The balance shifts again with LYR, a collaboration with singer-songwriter Richard Walters and producer Patrick Pearson who have signed a major record deal before they play their first ever gigs, which are next week in Leeds and then London. It stands for Land Yacht Regatta.

On their forthcoming debut album, Armitage speaks his lines in his dolorous northern tones, Pearson adds piano and electronic textures that create a slow-moving, glacial atmosphere, and Walters floats in occasionally with sung responses to the principal vocals. It’s sad and very beautiful and full of the tiny details that make Armitage’s poetry so affecting.

“Almost every track is a monologue from a character who is in some sort of crisis,” explains Armitage. “They’re all calling out in some way.”
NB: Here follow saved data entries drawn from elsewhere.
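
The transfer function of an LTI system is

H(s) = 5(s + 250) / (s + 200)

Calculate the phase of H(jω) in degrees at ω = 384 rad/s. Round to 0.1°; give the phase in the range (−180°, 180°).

At s = jω = j384:
zero (s+250): 250 + j384 → |·| = √(250²+384²) = √209956 ≈ 458.21, ∠ = arctan(384/250) ≈ 56.93°
pole (s+200): 200 + j384 → |·| = √(200²+384²) = √187456 ≈ 432.96, ∠ = arctan(384/200) ≈ 62.49°
∠H = 56.93° − 62.49° = -5.56°

-5.6°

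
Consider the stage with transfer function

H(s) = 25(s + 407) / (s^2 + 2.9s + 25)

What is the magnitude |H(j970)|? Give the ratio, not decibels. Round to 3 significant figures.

0.0280

At s = jω = j970:
zero (s+407): 407 + j970 → |·| = √(407²+970²) = √1106549 ≈ 1051.9, ∠ = arctan(970/407) ≈ 67.24°
quadratic: (j970)² + 2.9·j970 + 25 = -940875 + j2813 → |·| ≈ 9.4088e+05, ∠ ≈ 179.83°
|H| = 25 · 1051.9 / 9.4088e+05 ≈ 0.02795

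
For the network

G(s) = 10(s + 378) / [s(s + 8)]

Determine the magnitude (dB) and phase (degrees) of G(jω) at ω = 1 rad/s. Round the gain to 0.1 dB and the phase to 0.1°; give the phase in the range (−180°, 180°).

At s = jω = j1:
zero (s+378): 378 + j1 → |·| = √(378²+1²) = √142885 ≈ 378, ∠ = arctan(1/378) ≈ 0.15°
pole (s+8): 8 + j1 → |·| = √(8²+1²) = √65 ≈ 8.0623, ∠ = arctan(1/8) ≈ 7.13°
pole at origin: |s| = 1, ∠ = 90.00° (in denominator)
|G| = 10 · 378 / 8.0623 ≈ 468.85
Gain = 20 log₁₀(468.85) ≈ 53.42 dB
∠G = 0.15° − 97.13° = -96.98°

53.4 dB, -97.0°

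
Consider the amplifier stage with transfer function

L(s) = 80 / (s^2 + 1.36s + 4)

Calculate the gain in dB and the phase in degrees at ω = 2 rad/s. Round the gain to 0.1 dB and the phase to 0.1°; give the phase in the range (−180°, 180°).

At s = jω = j2:
quadratic: (j2)² + 1.36·j2 + 4 = 0 + j2.72 → |·| ≈ 2.72, ∠ ≈ 90.00°
|L| = 80 / 2.72 ≈ 29.412
Gain = 20 log₁₀(29.412) ≈ 29.37 dB
∠L = 0.00° − 90.00° = -90.00°

29.4 dB, -90.0°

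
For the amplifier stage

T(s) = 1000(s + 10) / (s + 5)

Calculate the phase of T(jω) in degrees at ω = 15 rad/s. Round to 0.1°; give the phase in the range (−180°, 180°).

-15.3°

At s = jω = j15:
zero (s+10): 10 + j15 → |·| = √(10²+15²) = √325 ≈ 18.028, ∠ = arctan(15/10) ≈ 56.31°
pole (s+5): 5 + j15 → |·| = √(5²+15²) = √250 ≈ 15.811, ∠ = arctan(15/5) ≈ 71.57°
∠T = 56.31° − 71.57° = -15.26°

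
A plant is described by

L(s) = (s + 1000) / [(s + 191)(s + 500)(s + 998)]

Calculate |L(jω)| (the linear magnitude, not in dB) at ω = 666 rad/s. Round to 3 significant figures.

1.74e-06

At s = jω = j666:
zero (s+1000): 1000 + j666 → |·| = √(1000²+666²) = √1443556 ≈ 1201.5, ∠ = arctan(666/1000) ≈ 33.66°
pole (s+191): 191 + j666 → |·| = √(191²+666²) = √480037 ≈ 692.85, ∠ = arctan(666/191) ≈ 74.00°
pole (s+500): 500 + j666 → |·| = √(500²+666²) = √693556 ≈ 832.8, ∠ = arctan(666/500) ≈ 53.10°
pole (s+998): 998 + j666 → |·| = √(998²+666²) = √1439560 ≈ 1199.8, ∠ = arctan(666/998) ≈ 33.72°
|L| = 1 · 1201.5 / 6.9229e+08 ≈ 1.7355e-06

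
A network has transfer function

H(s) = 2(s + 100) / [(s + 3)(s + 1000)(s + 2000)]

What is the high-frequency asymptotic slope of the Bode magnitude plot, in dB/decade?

Each pole contributes −20 dB/decade at high frequency; each zero contributes +20 dB/decade.
Net: 1 zero(s) − 3 pole(s) → -40 dB/decade.

-40 dB/decade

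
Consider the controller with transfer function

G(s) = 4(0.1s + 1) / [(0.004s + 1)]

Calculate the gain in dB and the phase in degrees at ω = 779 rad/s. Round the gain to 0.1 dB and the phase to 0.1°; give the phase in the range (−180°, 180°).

39.6 dB, 17.1°

At ω = 779 rad/s:
zero (1 + j779·0.1) = 1 + j77.9 → |·| ≈ 77.906, ∠ ≈ 89.26°
pole (1 + j779·0.004) = 1 + j3.116 → |·| ≈ 3.2725, ∠ ≈ 72.21°
|G| = 4 · 77.906 / (3.2725) ≈ 95.225
Gain = 20 log₁₀(95.225) ≈ 39.58 dB
∠G = (89.26°) − (72.21°) = 17.05°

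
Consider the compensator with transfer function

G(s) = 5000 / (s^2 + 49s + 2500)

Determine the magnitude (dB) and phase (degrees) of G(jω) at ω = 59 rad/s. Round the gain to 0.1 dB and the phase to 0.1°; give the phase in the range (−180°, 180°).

At s = jω = j59:
quadratic: (j59)² + 49·j59 + 2500 = -981 + j2891 → |·| ≈ 3052.9, ∠ ≈ 108.74°
|G| = 5000 / 3052.9 ≈ 1.6378
Gain = 20 log₁₀(1.6378) ≈ 4.29 dB
∠G = 0.00° − 108.74° = -108.74°

4.3 dB, -108.7°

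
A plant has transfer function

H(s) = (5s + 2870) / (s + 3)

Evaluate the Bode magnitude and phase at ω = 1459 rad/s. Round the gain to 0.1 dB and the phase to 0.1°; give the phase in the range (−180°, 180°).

14.6 dB, -21.4°

Substitute s = j1459:
Numerator: 5(j1459) + 2870 = 2870 + j7295
Denominator: (j1459) + 3 = 3 + j1459
|N| = √(2870² + 7295²) ≈ 7839.3, ∠N ≈ 68.52°
|D| = √(3² + 1459²) ≈ 1459, ∠D ≈ 89.88°
|H| = 7839.3 / 1459 ≈ 5.3731
Gain = 20 log₁₀(5.3731) ≈ 14.60 dB
∠H = 68.52° − 89.88° = -21.36°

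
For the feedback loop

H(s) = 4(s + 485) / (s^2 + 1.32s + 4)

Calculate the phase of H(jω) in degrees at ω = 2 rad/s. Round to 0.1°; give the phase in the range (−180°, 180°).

-89.8°

At s = jω = j2:
zero (s+485): 485 + j2 → |·| = √(485²+2²) = √235229 ≈ 485, ∠ = arctan(2/485) ≈ 0.24°
quadratic: (j2)² + 1.32·j2 + 4 = 0 + j2.64 → |·| ≈ 2.64, ∠ ≈ 90.00°
∠H = 0.24° − 90.00° = -89.76°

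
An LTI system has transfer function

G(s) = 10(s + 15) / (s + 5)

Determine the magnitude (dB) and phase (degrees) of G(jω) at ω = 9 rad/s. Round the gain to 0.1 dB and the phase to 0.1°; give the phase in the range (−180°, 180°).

24.6 dB, -30.0°

At s = jω = j9:
zero (s+15): 15 + j9 → |·| = √(15²+9²) = √306 ≈ 17.493, ∠ = arctan(9/15) ≈ 30.96°
pole (s+5): 5 + j9 → |·| = √(5²+9²) = √106 ≈ 10.296, ∠ = arctan(9/5) ≈ 60.95°
|G| = 10 · 17.493 / 10.296 ≈ 16.99
Gain = 20 log₁₀(16.99) ≈ 24.60 dB
∠G = 30.96° − 60.95° = -29.99°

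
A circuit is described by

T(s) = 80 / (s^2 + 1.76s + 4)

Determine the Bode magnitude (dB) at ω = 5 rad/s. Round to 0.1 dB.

10.9 dB

At s = jω = j5:
quadratic: (j5)² + 1.76·j5 + 4 = -21 + j8.8 → |·| ≈ 22.769, ∠ ≈ 157.26°
|T| = 80 / 22.769 ≈ 3.5135
Gain = 20 log₁₀(3.5135) ≈ 10.91 dB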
What makes these words require music when most of the rest of his work doesn’t? “I’ve always argued that with a pure poem you’ve got to write everything in there, because there’s not going to be a backbeat or a chord sequence to run the engine of the emotions. With these pieces, the writing is more on the surface. They’ve been left open to some other element, which is provided by the music.”

Walters first contacted Armitage about a decade ago about working together. The poet provided lyrics to Redwoods, a lovely ballad which Walters sings on his 2012 solo album Regret Less.

He and Pearson, who had been in another band together, posted a dictaphone to Armitage, and waited. “It gathered dust for a while, this big furry microphone like an animal in hibernation, waiting to be reactivated,” he says. “Finally I started pulling together some pieces of written work that were waifs and strays, really. They were in this overlap zone between poetry and song lyrics, so even though they do function as poems, in a way they’re stood there trying to hitch a lift, waiting for something else to come along.”

When his words were sent back with music added, did it sound as he was expecting? “It sounded better.”

LYR arrive at a fertile time for lyricists. “I grew up in an era when you couldn’t really hear what thrashy bands were saying on records. Maybe through rap, language has become more conspicuous in music. I think there’s a reenergised interest in language these days,” says Armitage.

Just don’t call him a rapper. “This is definitely not rap! Whatever I’m doing comes out of a literary tradition, a folk tradition, even the tradition of the hymnal.” But as he stands centre stage in Hoxton next week after a lifetime in gig audiences, you know he’ll be feeling just a little bit like a rock star.

LYR’s new single, The First Time, is released today on Mercury KX. The album, Call In the Crash Team, follows on May 29.